The Caplans had been married for nine years, but on September 9th, 1919, Freda, 33, moved out to live with her mother, her sister Miriam Waterman replacing her to look after the children. At the same time Freda returned daily to attend to the millinery business which she ran from her home.

Nine days later her husband was convicted of assaulting her, and on October 8th she obtained a separation order which required him to find a new home by the 20th.

Miriam had meanwhile moved back to her mother’s home, and when the Caplans’ three-year-old son Maurice became ill on October 11th Freda moved back to her home to look after him.

Three days later her family became worried when her 13-year-old sister went to visit her and got no reply to her knocks on the door. Freda’s brother Myer Waterman then went to her home. His knocks also went unanswered, so he climbed in through an unlatched kitchen window.
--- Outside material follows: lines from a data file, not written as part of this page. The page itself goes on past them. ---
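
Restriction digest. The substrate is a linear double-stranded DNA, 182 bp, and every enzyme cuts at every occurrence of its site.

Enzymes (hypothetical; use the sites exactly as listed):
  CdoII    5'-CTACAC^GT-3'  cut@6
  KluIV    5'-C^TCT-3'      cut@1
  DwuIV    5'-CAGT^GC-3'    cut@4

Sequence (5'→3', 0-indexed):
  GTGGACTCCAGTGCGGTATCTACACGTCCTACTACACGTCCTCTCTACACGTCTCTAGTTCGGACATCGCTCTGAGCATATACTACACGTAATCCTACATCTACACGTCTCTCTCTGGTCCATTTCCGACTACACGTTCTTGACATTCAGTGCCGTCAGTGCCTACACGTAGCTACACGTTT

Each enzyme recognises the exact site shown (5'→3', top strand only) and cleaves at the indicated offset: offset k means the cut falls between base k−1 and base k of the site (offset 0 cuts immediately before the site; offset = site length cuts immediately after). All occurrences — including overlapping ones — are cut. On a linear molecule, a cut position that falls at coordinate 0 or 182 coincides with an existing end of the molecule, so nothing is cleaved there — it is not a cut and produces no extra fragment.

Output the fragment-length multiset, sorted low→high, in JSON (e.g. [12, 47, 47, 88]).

[2,2,2,3,3,4,4,7,8,9,10,12,12,13,16,17,18,18,22]

Site scan:
  CdoII CTACACGT/6: at [19, 31, 44, 82, 100, 129, 162, 172] ⇒ [25, 37, 50, 88, 106, 135, 168, 178]
  KluIV CTCT/1: at [40, 42, 52, 69, 108, 110, 112] ⇒ [41, 43, 53, 70, 109, 111, 113]
  DwuIV CAGTGC/4: at [8, 147, 156] ⇒ [12, 151, 160]

All cut coordinates (distinct, sorted): [12, 25, 37, 41, 43, 50, 53, 70, 88, 106, 109, 111, 113, 135, 151, 160, 168, 178]

Fragments:
  [0,12): 12 bp
  [12,25): 13 bp
  [25,37): 12 bp
  [37,41): 4 bp
  [41,43): 2 bp
  [43,50): 7 bp
  [50,53): 3 bp
  [53,70): 17 bp
  [70,88): 18 bp
  [88,106): 18 bp
  [106,109): 3 bp
  [109,111): 2 bp
  [111,113): 2 bp
  [113,135): 22 bp
  [135,151): 16 bp
  [151,160): 9 bp
  [160,168): 8 bp
  [168,178): 10 bp
  [178,182): 4 bp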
Forty-two-year-old David Caplan lay on the floor with his throat cut. Upstairs, Freda and her elder son Herman, six, lay on her bed, their heads battered. Maurice lay in his cot. His head too had been battered. A bloodstained flatiron lay nearby.

All four Caplans were rushed to hospital, where the children were found to be dead on arrival. Freda died the next day, October 15th, but her husband had recovered sufficiently by October 31st to be released and charged with her murder.

Sentenced to death after his defence of insanity failed at his trial, he was executed at Manchester on January 6th, 1920.